FOR APPELLEES: Dennis B. Schlenker, Esq., Albany, N.Y.
Appeal from a judgment of the United States District Court for the Northern District of
New York (Kahn, J.).
UPON DUE CONSIDERATION, IT IS HEREBY ORDERED, ADJUDGED, AND
DECREED that the judgment of the district court be AFFIRMED.
Plaintiff-Appellant Bartolome Brito, pro se, appeals from the district court’s judgment
granting Defendants-Appellees’ motion to dismiss his complaint for failure to state a claim upon
which relief can be granted. We assume the parties’ familiarity with the facts and procedural
history.
This Court reviews de novo a district court’s dismissal of a complaint pursuant to Federal
Rule of Civil Procedure 12(b)(6), construing the complaint liberally, accepting all factual
allegations in the complaint as true, and drawing all reasonable inferences in the plaintiff’s favor.
See Chambers v. Time Warner, Inc.,
282 F.3d 147, 152 (2d Cir. 2002). The complaint must
plead “enough facts to state a claim to relief that is plausible on its face.” Bell Atlantic Corp. v.
Twombly,
550 U.S. 544, 570 (2007). Although all allegations contained in the complaint are
generally assumed to be true, this tenet is “inapplicable to legal conclusions.” Ashcroft v. Iqbal,
129 S. Ct. 1937, 1949 (2009).
Because all of Appellant’s claims were brought pursuant to either 42 U.S.C. §§ 1985(3)

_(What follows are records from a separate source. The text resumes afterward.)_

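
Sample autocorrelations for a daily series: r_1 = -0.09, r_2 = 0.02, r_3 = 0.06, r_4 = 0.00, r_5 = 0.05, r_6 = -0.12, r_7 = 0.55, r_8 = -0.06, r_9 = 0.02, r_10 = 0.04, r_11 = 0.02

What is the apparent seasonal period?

The largest autocorrelation is r_7 = 0.55; the remaining lags stay at or below 0.06.
The dominant spike at lag 7 indicates a seasonal period of 7.

7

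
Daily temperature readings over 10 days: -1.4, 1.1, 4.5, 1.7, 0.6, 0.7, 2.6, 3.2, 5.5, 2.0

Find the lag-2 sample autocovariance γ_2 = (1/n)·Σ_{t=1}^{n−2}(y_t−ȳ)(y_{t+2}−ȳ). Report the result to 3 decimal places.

Mean ȳ = (-1.4 + 1.1 + 4.5 + 1.7 + 0.6 + 0.7 + 2.6 + 3.2 + 5.5 + 2.0)/10 = 2.0500
Σ_{t=1}^{8}(y_t−ȳ)(y_{t+2}−ȳ) = -11.7100
γ_2 = -11.7100 / 10 = -1.171

-1.171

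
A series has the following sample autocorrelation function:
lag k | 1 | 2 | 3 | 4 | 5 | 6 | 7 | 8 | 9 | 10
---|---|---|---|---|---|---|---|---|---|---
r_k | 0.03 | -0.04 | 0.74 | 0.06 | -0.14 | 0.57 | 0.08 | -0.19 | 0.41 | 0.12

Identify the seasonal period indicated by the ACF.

The largest autocorrelation is r_3 = 0.74, with weaker echoes at lags 6 (0.57) and 9 (0.41); the remaining lags stay at or below 0.12.
The dominant spike at lag 3 indicates a seasonal period of 3.

3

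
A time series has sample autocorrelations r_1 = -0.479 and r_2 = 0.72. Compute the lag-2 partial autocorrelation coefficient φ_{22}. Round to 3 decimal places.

φ_{22} = (r_2 − r_1²) / (1 − r_1²)
r_1² = (-0.479)² = 0.229441
Numerator = 0.72 − 0.2294 = 0.4906; denominator = 1 − 0.2294 = 0.7706
φ_{22} = 0.4906 / 0.7706 = 0.637

0.637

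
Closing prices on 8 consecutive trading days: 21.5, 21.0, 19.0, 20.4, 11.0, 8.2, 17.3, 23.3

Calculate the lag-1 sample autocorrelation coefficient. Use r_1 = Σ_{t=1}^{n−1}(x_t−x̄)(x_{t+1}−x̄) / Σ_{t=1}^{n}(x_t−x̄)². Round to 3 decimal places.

0.336

Mean x̄ = (21.5 + 21.0 + 19.0 + 20.4 + 11.0 + 8.2 + 17.3 + 23.3)/8 = 17.7125
Numerator Σ_{t=1}^{7}(x_t−x̄)(x_{t+1}−x̄) = 67.5761
Denominator Σ(x_t−x̄)² = 200.9688
r_1 = 67.5761 / 200.9688 = 0.336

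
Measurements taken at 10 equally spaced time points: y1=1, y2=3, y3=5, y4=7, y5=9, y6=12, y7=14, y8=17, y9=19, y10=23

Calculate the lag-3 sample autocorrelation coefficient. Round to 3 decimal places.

0.148

Mean ȳ = (1 + 3 + 5 + 7 + 9 + 12 + 14 + 17 + 19 + 23)/10 = 11.0000
Σ(y_t−ȳ)(y_{t+3}−ȳ) = (40.0000) + (16.0000) + (-6.0000) + (-12.0000) + (-12.0000) + (8.0000) + (36.0000) = 70.0000
Denominator Σ(y_t−ȳ)² = 474.0000
r_3 = 70.0000 / 474.0000 = 0.148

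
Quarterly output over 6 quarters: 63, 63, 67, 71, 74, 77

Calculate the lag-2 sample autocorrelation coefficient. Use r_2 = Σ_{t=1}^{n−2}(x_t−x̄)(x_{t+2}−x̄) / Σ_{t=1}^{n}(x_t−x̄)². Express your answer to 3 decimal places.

Mean x̄ = (63 + 63 + 67 + 71 + 74 + 77)/6 = 69.1667
Σ(x_t−x̄)(x_{t+2}−x̄) = (13.3611) + (-11.3056) + (-10.4722) + (14.3611) = 5.9444
Denominator Σ(x_t−x̄)² = 168.8333
r_2 = 5.9444 / 168.8333 = 0.035

0.035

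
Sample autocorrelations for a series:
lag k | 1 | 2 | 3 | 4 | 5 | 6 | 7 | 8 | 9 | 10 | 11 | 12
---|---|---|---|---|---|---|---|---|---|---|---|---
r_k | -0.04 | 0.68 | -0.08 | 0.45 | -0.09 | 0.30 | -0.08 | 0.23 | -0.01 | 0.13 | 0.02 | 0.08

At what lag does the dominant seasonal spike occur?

The largest autocorrelation is r_2 = 0.68, with weaker echoes at lags 4 (0.45), 6 (0.30) and 8 (0.23); the remaining lags stay at or below 0.13.
The dominant spike at lag 2 indicates a seasonal period of 2.

2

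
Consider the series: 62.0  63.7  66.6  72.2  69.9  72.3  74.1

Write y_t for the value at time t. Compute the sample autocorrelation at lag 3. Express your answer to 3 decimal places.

-0.139

Mean ȳ = (62.0 + 63.7 + 66.6 + 72.2 + 69.9 + 72.3 + 74.1)/7 = 68.6857
Deviations from mean: -6.6857, -4.9857, -2.0857, 3.5143, 1.2143, 3.6143, 5.4143
Numerator Σ_{t=1}^{4}(y_t−ȳ)(y_{t+3}−ȳ) = -18.0606
Denominator Σ(y_t−ȳ)² = 130.1086
r_3 = -18.0606 / 130.1086 = -0.139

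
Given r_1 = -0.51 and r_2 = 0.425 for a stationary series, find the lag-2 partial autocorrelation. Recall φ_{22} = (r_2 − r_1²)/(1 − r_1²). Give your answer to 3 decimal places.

0.223

φ_{22} = (r_2 − r_1²) / (1 − r_1²)
r_1² = (-0.51)² = 0.2601
Numerator = 0.425 − 0.2601 = 0.1649; denominator = 1 − 0.2601 = 0.7399
φ_{22} = 0.1649 / 0.7399 = 0.223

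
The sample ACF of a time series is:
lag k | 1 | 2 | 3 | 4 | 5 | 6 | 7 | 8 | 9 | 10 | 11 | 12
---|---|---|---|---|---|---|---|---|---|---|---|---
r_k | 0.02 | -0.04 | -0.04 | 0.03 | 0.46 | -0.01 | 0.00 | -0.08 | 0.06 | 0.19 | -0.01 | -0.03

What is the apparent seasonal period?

5

The largest autocorrelation is r_5 = 0.46, with a weaker echo at lag 10 (0.19); the remaining lags stay at or below 0.06.
The dominant spike at lag 5 indicates a seasonal period of 5.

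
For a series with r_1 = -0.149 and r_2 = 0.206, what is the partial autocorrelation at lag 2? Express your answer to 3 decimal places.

0.188

φ_{22} = (r_2 − r_1²) / (1 − r_1²)
r_1² = (-0.149)² = 0.022201
Numerator = 0.206 − 0.0222 = 0.1838; denominator = 1 − 0.0222 = 0.9778
φ_{22} = 0.1838 / 0.9778 = 0.188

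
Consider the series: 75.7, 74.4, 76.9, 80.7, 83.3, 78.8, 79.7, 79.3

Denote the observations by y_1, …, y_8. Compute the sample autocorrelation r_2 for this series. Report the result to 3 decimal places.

-0.108

Mean ȳ = (75.7 + 74.4 + 76.9 + 80.7 + 83.3 + 78.8 + 79.7 + 79.3)/8 = 78.6000
Deviations from mean: -2.9000, -4.2000, -1.7000, 2.1000, 4.7000, 0.2000, 1.1000, 0.7000
Numerator Σ_{t=1}^{6}(y_t−ȳ)(y_{t+2}−ȳ) = -6.1500
Denominator Σ(y_t−ȳ)² = 57.1800
r_2 = -6.1500 / 57.1800 = -0.108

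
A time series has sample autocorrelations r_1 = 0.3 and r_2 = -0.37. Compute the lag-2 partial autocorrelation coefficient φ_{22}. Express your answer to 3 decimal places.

-0.505

φ_{22} = (r_2 − r_1²) / (1 − r_1²)
r_1² = (0.3)² = 0.09
Numerator = -0.37 − 0.0900 = -0.4600; denominator = 1 − 0.0900 = 0.9100
φ_{22} = -0.4600 / 0.9100 = -0.505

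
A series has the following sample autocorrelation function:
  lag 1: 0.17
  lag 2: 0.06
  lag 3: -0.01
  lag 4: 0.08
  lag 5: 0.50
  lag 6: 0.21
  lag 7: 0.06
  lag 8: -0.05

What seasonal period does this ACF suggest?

The largest autocorrelation is r_5 = 0.50; the remaining lags stay at or below 0.21.
The dominant spike at lag 5 indicates a seasonal period of 5.

5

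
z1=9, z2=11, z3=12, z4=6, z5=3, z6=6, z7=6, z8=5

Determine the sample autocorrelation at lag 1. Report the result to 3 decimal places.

0.495

Mean z̄ = (9 + 11 + 12 + 6 + 3 + 6 + 6 + 5)/8 = 7.2500
Deviations from mean: 1.7500, 3.7500, 4.7500, -1.2500, -4.2500, -1.2500, -1.2500, -2.2500
Σ(z_t−z̄)(z_{t+1}−z̄) = (6.5625) + (17.8125) + (-5.9375) + (5.3125) + (5.3125) + (1.5625) + (2.8125) = 33.4375
Denominator Σ(z_t−z̄)² = 67.5000
r_1 = 33.4375 / 67.5000 = 0.495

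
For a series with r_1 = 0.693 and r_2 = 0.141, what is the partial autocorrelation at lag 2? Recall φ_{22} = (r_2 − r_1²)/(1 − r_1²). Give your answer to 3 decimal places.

-0.653

φ_{22} = (r_2 − r_1²) / (1 − r_1²)
r_1² = (0.693)² = 0.480249
Numerator = 0.141 − 0.4802 = -0.3392; denominator = 1 − 0.4802 = 0.5198
φ_{22} = -0.3392 / 0.5198 = -0.653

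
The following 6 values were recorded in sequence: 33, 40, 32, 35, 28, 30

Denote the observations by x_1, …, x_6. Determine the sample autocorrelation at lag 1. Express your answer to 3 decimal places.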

or 1986, the existence of a conspiracy, as provided for under § 1985(3), was essential to each
cause of action alleged. Gagliardi v. Vill. of Pawling,
18 F.3d 188, 194 (2d Cir. 1994). To state
a conspiracy claim under 42 U.S.C. § 1985, Appellant must have alleged: (1) some racial or other
class-based discriminatory animus underlying the Appellees’ actions; and (2) that the conspiracy
was aimed at interfering with Appellant’s protected rights. Bray v. Alexandria Women’s Health
2
Clinic,
506 U.S. 263, 268 (1993). Complaints containing only “conclusory, vague, or general
allegations of a conspiracy to deprive a person of constitutional rights” will be dismissed. Ostrer
v. Aronwald,
567 F.2d 551, 553 (2d Cir. 1977) (per curiam) (internal quotation marks omitted).
Aside from conclusory assertions, Appellant failed to provide any factual allegations that
Appellees engaged in a conspiracy, or that they were motivated by unlawful discriminatory intent
or animus. Having conducted an independent review of the record and case law in light of these
principles, we affirm the district court’s judgment for substantially the reasons stated by the
district court in its thorough and well-reasoned memorandum decision and order. We have
considered all of Appellant’s arguments on appeal and find them to be without merit.
Accordingly, the judgment of the district court is AFFIRMED.